Enfin, la restriction du bénéfice de l'ASF aux seuls parents isolés ne se justifie pas du point de vue de l'intérêt supérieur des enfants. Si ces derniers demeurent privés du soutien d'un de leur parent, le statut marital du parent avec lequel ils vivent ne devrait pas conditionner le versement de l'allocation. Cette incohérence est d'autant plus flagrante que les pensions alimentaires continuent, quant à elles, d'être versées aux parents créanciers lorsqu'ils se remettent en couple.
Pour toutes ces raisons, je vous propose d'adopter l'article 1er. Le coût budgétaire de cette mesure n'a pas pu être estimé avec précision en raison du faible nombre de données disponibles, mais il se chiffrerait en centaines de millions d'euros. Il faut aussi tenir compte de l'effet bénéfique à long terme de la mesure, qui pourrait réduire la nécessité d'autres transferts redistributifs si le niveau de vie des parents remis en couple s'élève.
L'article 2 du texte consiste en une demande de rapport au Gouvernement sur la diversité des situations familiales et leur prise en compte par notre régime fiscal. En dépit de notre doctrine sur les demandes de rapport, il me semble que l'importance de ces enjeux justifierait l'adoption de cet article. Un quart des familles françaises sont désormais monoparentales, contre seulement 12 % en 1990 et 9 % sont des familles recomposées. Il convient d'engager une réflexion sur l'adaptation de notre système fiscal à ce fait social.
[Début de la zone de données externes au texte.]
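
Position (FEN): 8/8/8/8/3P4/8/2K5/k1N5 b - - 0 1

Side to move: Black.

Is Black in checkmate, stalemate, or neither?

Black to move; black king on a1.
In check: no.
King squares — b1: attacked by Kc2; a2: attacked by Nc1; b2: attacked by Kc2.
Legal moves for Black: none.
Not in check and no legal moves → stalemate.

stalemate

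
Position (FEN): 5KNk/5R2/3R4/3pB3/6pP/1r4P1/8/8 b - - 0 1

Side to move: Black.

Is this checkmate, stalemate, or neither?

Black to move; black king on h8.
In check: yes, from the white bishop on e5.
King squares — g7: attacked by Be5; h7: attacked by Rf7; g8: attacked by Kf8.
Legal moves for Black: none.
In check with no legal moves → checkmate.

checkmate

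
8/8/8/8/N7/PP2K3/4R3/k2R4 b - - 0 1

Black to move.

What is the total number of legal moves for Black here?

0

Black to move; king on a1.
In check: yes, from the white rook on d1.
Legal moves: none.
Count: 0.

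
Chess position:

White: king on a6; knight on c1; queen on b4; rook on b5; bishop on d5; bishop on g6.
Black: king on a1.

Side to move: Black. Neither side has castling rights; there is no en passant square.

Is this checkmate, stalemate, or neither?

Black to move; black king on a1.
In check: no.
King squares — b1: attacked by Qb4; a2: attacked by Nc1; b2: attacked by Qb4.
Legal moves for Black: none.
Not in check and no legal moves → stalemate.

stalemate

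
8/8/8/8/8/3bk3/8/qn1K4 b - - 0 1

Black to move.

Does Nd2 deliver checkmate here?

After Nd2: white king on d1; in check: yes, from the black queen on a1.
King squares — c1: attacked by Qa1; e1: attacked by Qa1; c2: attacked by Bd3; d2: attacked by Ke3; e2: attacked by Bd3.
White has no legal moves → checkmate.

yes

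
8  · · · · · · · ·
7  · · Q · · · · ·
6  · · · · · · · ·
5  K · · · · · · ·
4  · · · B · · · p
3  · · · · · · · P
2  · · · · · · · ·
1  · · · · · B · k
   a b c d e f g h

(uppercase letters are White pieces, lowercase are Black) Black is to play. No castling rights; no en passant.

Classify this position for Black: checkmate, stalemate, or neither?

stalemate

Black to move; black king on h1.
In check: no.
King squares — g1: attacked by Bd4; g2: attacked by Bf1; h2: attacked by Qc7.
Legal moves for Black: none.
Not in check and no legal moves → stalemate.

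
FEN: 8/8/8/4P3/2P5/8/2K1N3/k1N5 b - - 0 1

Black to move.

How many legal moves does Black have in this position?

0

Black to move; king on a1.
In check: no.
Legal moves: none.
Count: 0.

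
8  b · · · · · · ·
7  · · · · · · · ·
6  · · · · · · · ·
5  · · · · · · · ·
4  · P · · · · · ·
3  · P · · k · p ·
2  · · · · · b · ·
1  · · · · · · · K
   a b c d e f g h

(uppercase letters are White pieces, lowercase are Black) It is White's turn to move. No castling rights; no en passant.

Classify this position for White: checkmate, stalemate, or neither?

White to move; white king on h1.
In check: yes, from the black bishop on a8.
King squares — g1: attacked by Bf2; g2: attacked by Ba8; h2: attacked by Pg3.
Legal moves for White: none.
In check with no legal moves → checkmate.

checkmate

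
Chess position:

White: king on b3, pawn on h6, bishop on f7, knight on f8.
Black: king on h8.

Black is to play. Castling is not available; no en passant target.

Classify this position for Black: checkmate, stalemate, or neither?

Black to move; black king on h8.
In check: no.
King squares — g7: attacked by Ph6; h7: attacked by Nf8; g8: attacked by Bf7.
Legal moves for Black: none.
Not in check and no legal moves → stalemate.

stalemate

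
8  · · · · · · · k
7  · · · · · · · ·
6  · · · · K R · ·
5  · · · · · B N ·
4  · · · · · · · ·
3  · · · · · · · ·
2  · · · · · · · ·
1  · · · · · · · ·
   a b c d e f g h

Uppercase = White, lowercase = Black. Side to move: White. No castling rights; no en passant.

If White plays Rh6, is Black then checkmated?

no

After Rh6: black king on h8; in check: yes, from the white rook on h6.
Black has 2 legal replies: Kg8, Kg7.
In check but a legal move exists → not checkmate.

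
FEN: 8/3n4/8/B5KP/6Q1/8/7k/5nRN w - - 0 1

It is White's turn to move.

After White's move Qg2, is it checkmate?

After Qg2: black king on h2; in check: yes, from the white queen on g2.
King squares — g1: attacked by Qg2; h1: attacked by Rg1; g2: attacked by Rg1; g3: attacked by Nh1; h3: attacked by Qg2.
Black has no legal moves → checkmate.

yes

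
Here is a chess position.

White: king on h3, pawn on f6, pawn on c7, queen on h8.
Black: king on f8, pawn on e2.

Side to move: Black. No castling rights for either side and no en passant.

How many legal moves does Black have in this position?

Black to move; king on f8.
In check: yes, from the white queen on h8.
Legal moves: Kf7.
Count: 1.

1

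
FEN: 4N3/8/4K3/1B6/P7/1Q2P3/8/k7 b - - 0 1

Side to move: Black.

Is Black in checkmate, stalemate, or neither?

stalemate

Black to move; black king on a1.
In check: no.
King squares — b1: attacked by Qb3; a2: attacked by Qb3; b2: attacked by Qb3.
Legal moves for Black: none.
Not in check and no legal moves → stalemate.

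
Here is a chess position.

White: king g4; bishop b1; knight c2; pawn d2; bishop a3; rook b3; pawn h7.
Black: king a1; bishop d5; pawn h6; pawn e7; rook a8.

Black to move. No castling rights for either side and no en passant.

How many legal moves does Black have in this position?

Black to move; king on a1.
In check: yes, from the white knight on c2.
Legal moves: none.
Count: 0.

0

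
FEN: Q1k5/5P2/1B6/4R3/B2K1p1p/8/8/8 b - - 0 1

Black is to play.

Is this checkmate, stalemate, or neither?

checkmate

Black to move; black king on c8.
In check: yes, from the white queen on a8.
King squares — b7: attacked by Qa8; c7: attacked by Bb6; d7: attacked by Ba4; b8: attacked by Qa8; d8: attacked by Bb6.
Legal moves for Black: none.
In check with no legal moves → checkmate.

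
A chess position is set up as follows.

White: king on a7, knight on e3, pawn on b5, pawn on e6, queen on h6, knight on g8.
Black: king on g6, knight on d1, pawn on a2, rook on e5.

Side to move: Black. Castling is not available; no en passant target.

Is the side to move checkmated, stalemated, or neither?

Black to move; black king on g6.
In check: yes, from the white queen on h6.
King squares — f5: attacked by Ne3; g5: attacked by Qh6; h5: attacked by Qh6; f6: attacked by Qh6; h6: attacked by Ng8; f7: attacked by Pe6; g7: attacked by Qh6; h7: attacked by Qh6.
Legal moves for Black: none.
In check with no legal moves → checkmate.

checkmate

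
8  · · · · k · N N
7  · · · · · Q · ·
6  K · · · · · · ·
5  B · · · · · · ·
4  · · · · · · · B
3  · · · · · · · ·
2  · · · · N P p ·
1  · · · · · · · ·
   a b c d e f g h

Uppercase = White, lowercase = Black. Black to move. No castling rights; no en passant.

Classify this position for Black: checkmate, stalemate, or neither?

Black to move; black king on e8.
In check: yes, from the white queen on f7.
King squares — d7: attacked by Qf7; e7: attacked by Bh4; f7: attacked by Nh8; d8: attacked by Bh4; f8: attacked by Qf7.
Legal moves for Black: none.
In check with no legal moves → checkmate.

checkmate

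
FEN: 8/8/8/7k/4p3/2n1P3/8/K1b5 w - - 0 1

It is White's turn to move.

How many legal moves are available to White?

0

White to move; king on a1.
In check: no.
Legal moves: none.
Count: 0.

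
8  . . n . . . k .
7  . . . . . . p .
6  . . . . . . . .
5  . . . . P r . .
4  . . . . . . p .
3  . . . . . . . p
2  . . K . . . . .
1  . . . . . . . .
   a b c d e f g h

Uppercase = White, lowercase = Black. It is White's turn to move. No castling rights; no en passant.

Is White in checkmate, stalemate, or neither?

neither

White to move; white king on c2.
In check: no.
Legal moves for White: Kd3, Kc3, Kb3, Kd2, Kb2, Kd1, Kc1, Kb1, e6.
White has 9 legal moves and is not in check → neither.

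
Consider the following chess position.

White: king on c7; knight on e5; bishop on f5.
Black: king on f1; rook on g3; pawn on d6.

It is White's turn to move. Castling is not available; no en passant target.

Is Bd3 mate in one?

no

After Bd3: black king on f1; in check: yes, from the white bishop on d3.
Black has 5 legal replies: Kg2, Kf2, Kg1, Ke1, Rxd3.
In check but a legal move exists → not checkmate.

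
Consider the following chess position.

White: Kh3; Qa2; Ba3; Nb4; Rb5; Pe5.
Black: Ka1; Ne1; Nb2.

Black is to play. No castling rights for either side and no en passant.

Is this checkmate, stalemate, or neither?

Black to move; black king on a1.
In check: yes, from the white queen on a2.
King squares — b1: attacked by Qa2; a2: attacked by Nb4; b2: own knight.
Legal moves for Black: none.
In check with no legal moves → checkmate.

checkmate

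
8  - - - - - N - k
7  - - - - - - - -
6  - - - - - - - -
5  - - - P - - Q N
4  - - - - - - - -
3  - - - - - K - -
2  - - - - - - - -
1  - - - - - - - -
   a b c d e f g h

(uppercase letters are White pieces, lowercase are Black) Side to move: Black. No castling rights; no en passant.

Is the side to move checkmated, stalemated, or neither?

Black to move; black king on h8.
In check: no.
King squares — g7: attacked by Qg5; h7: attacked by Nf8; g8: attacked by Qg5.
Legal moves for Black: none.
Not in check and no legal moves → stalemate.

stalemate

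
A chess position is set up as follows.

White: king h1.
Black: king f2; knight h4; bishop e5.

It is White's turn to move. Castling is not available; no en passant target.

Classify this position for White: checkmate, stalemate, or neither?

White to move; white king on h1.
In check: no.
King squares — g1: attacked by Kf2; g2: attacked by Kf2; h2: attacked by Be5.
Legal moves for White: none.
Not in check and no legal moves → stalemate.

stalemate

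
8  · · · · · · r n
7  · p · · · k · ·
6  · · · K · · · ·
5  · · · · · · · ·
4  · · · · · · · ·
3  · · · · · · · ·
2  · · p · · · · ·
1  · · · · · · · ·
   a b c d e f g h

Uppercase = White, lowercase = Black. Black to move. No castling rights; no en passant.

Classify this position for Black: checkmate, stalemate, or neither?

neither

Black to move; black king on f7.
In check: no.
Legal moves for Black include: Ng6, Rf8, Re8, Rd8+, Rc8, Rb8, Ra8, Rg7, Rg6+, Rg5, Rg4, Rg3, Rg2, Rg1, Kf8, Ke8, Kg7, Kg6, ... (list truncated; more exist).
Black has legal moves and is not in check → neither.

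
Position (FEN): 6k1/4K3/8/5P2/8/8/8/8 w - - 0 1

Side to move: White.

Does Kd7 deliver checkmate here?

no

After Kd7: black king on g8; in check: no.
Black is not in check, so this cannot be checkmate.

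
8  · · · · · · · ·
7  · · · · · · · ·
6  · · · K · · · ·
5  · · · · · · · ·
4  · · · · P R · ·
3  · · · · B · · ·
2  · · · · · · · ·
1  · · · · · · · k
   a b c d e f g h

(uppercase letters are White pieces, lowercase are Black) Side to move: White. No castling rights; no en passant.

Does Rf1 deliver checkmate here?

After Rf1: black king on h1; in check: yes, from the white rook on f1.
Black has 2 legal replies: Kh2, Kg2.
In check but a legal move exists → not checkmate.

no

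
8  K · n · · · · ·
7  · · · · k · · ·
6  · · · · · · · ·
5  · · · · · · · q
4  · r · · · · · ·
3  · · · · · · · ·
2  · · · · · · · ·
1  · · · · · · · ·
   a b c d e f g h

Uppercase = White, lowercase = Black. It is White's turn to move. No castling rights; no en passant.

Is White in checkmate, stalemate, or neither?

stalemate

White to move; white king on a8.
In check: no.
King squares — a7: attacked by Nc8; b7: attacked by Rb4; b8: attacked by Rb4.
Legal moves for White: none.
Not in check and no legal moves → stalemate.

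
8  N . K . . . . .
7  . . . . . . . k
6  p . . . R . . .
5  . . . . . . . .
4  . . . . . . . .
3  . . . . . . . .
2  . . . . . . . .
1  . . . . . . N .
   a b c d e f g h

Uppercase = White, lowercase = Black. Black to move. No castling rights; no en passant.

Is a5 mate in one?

After a5: white king on c8; in check: no.
White is not in check, so this cannot be checkmate.

no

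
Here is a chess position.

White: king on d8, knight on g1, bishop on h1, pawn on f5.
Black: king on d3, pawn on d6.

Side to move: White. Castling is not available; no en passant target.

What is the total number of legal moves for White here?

White to move; king on d8.
In check: no.
Legal moves: Ke8, Kc8, Ke7, Kd7, Kc7, Ba8, Bb7, Bc6, Bd5, Be4+, Bf3, Bg2, Nh3, Nf3, Ne2, f6.
Count: 16.

16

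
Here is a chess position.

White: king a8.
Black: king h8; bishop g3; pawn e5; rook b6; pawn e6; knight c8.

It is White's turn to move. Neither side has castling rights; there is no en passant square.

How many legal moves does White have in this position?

White to move; king on a8.
In check: no.
Legal moves: none.
Count: 0.

0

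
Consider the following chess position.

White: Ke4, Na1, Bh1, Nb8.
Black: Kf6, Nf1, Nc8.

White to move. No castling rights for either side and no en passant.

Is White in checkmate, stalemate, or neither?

White to move; white king on e4.
In check: no.
Legal moves for White: Nd7+, Nc6, Na6, Kd5, Kf4, Kd4, Kf3, Kd3, Bf3, Bg2, Nb3, Nc2.
White has 12 legal moves and is not in check → neither.

neither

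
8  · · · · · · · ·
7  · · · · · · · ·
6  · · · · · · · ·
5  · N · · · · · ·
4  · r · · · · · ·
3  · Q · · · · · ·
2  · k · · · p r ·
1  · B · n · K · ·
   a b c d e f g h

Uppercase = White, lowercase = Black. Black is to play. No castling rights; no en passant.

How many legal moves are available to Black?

Black to move; king on b2.
In check: yes, from the white queen on b3.
Legal moves: Kxb3, Kc1, Ka1, Rxb3.
Count: 4.

4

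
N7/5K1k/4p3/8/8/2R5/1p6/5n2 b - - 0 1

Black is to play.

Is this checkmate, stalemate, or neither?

neither

Black to move; black king on h7.
In check: no.
Legal moves for Black: Kh8, Kh6, Ng3, Ne3, Nh2, Nd2, e5, b1=Q, b1=R, b1=B, b1=N.
Black has 11 legal moves and is not in check → neither.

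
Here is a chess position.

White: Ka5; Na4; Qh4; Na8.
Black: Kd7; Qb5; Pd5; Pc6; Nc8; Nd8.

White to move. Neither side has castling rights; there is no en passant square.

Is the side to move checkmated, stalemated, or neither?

White to move; white king on a5.
In check: yes, from the black queen on b5.
King squares — a4: own knight; b4: attacked by Qb5; b5: attacked by Pc6; a6: attacked by Qb5; b6: attacked by Qb5.
Legal moves for White: none.
In check with no legal moves → checkmate.

checkmate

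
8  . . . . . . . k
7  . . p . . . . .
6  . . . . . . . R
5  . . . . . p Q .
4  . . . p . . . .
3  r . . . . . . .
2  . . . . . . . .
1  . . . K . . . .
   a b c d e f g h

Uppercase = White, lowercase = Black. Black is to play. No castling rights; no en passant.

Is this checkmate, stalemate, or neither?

checkmate

Black to move; black king on h8.
In check: yes, from the white rook on h6.
King squares — g7: attacked by Qg5; h7: attacked by Rh6; g8: attacked by Qg5.
Legal moves for Black: none.
In check with no legal moves → checkmate.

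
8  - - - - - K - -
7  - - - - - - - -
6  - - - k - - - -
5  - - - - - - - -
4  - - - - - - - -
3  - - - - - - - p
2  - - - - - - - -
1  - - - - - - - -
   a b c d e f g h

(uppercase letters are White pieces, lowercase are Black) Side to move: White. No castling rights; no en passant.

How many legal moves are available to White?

4

White to move; king on f8.
In check: no.
Legal moves: Kg8, Ke8, Kg7, Kf7.
Count: 4.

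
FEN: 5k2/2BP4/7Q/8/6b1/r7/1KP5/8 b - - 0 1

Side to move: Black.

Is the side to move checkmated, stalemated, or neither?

Black to move; black king on f8.
In check: yes, from the white queen on h6.
King squares — e7: available; f7: available; g7: attacked by Qh6; e8: attacked by Pd7; g8: available.
Legal moves for Black: Kg8, Kf7, Ke7.
Black is in check but has 3 legal moves → neither.

neither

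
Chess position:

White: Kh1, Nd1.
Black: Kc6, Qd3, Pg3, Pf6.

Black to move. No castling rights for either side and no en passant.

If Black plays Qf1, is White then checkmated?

yes

After Qf1: white king on h1; in check: yes, from the black queen on f1.
King squares — g1: attacked by Qf1; g2: attacked by Qf1; h2: attacked by Pg3.
White has no legal moves → checkmate.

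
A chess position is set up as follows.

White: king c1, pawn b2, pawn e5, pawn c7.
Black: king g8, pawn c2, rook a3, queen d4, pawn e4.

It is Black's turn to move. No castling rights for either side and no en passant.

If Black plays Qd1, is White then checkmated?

After Qd1: white king on c1; in check: yes, from the black queen on d1.
King squares — b1: attacked by Qd1; d1: attacked by Pc2; b2: own pawn; c2: attacked by Qd1; d2: attacked by Qd1.
White has no legal moves → checkmate.

yes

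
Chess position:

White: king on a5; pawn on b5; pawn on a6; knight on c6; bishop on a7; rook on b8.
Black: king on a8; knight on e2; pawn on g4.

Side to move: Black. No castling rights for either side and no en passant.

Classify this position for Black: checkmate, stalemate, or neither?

Black to move; black king on a8.
In check: yes, from the white rook on b8.
King squares — a7: attacked by Nc6; b7: attacked by Pa6; b8: attacked by Nc6.
Legal moves for Black: none.
In check with no legal moves → checkmate.

checkmate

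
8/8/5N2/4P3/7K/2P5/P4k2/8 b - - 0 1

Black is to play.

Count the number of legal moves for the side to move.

7

Black to move; king on f2.
In check: no.
Legal moves: Kf3, Ke3, Kg2, Ke2, Kg1, Kf1, Ke1.
Count: 7.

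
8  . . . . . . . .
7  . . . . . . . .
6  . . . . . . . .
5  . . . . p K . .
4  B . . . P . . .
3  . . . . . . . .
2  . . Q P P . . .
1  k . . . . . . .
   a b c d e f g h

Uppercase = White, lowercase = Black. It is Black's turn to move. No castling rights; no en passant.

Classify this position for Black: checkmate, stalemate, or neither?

Black to move; black king on a1.
In check: no.
King squares — b1: attacked by Qc2; a2: attacked by Qc2; b2: attacked by Qc2.
Legal moves for Black: none.
Not in check and no legal moves → stalemate.

stalemate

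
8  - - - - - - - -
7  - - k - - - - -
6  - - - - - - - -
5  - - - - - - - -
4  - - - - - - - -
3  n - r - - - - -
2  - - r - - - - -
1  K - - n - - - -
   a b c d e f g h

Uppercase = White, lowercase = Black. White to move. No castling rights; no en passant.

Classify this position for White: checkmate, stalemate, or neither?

stalemate

White to move; white king on a1.
In check: no.
King squares — b1: attacked by Na3; a2: attacked by Rc2; b2: attacked by Nd1.
Legal moves for White: none.
Not in check and no legal moves → stalemate.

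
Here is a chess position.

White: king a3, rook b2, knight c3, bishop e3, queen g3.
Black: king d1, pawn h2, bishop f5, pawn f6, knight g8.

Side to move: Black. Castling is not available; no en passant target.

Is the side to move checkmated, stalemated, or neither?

checkmate

Black to move; black king on d1.
In check: yes, from the white knight on c3.
King squares — c1: attacked by Be3; e1: attacked by Qg3; c2: attacked by Rb2; d2: attacked by Rb2; e2: attacked by Rb2.
Legal moves for Black: none.
In check with no legal moves → checkmate.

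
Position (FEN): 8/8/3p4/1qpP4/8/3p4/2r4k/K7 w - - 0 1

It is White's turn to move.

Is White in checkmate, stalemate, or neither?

stalemate

White to move; white king on a1.
In check: no.
King squares — b1: attacked by Qb5; a2: attacked by Rc2; b2: attacked by Rc2.
Legal moves for White: none.
Not in check and no legal moves → stalemate.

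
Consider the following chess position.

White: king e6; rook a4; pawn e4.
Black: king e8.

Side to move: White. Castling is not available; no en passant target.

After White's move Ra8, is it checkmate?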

Vous l'aurez compris, au travers de cette proposition de loi, nous vous proposons d'apporter une réponse à une incohérence précise de l'ASF, sans attendre une réforme d'ampleur des prestations sociales. En maintenant le versement de l'allocation aux parents éligibles qui ne remplissent plus la condition d'isolement, nous pouvons remédier à une situation injuste, source d'incompréhension pour les familles concernées et de précarisation. Je vous demande donc de bien vouloir l'adopter.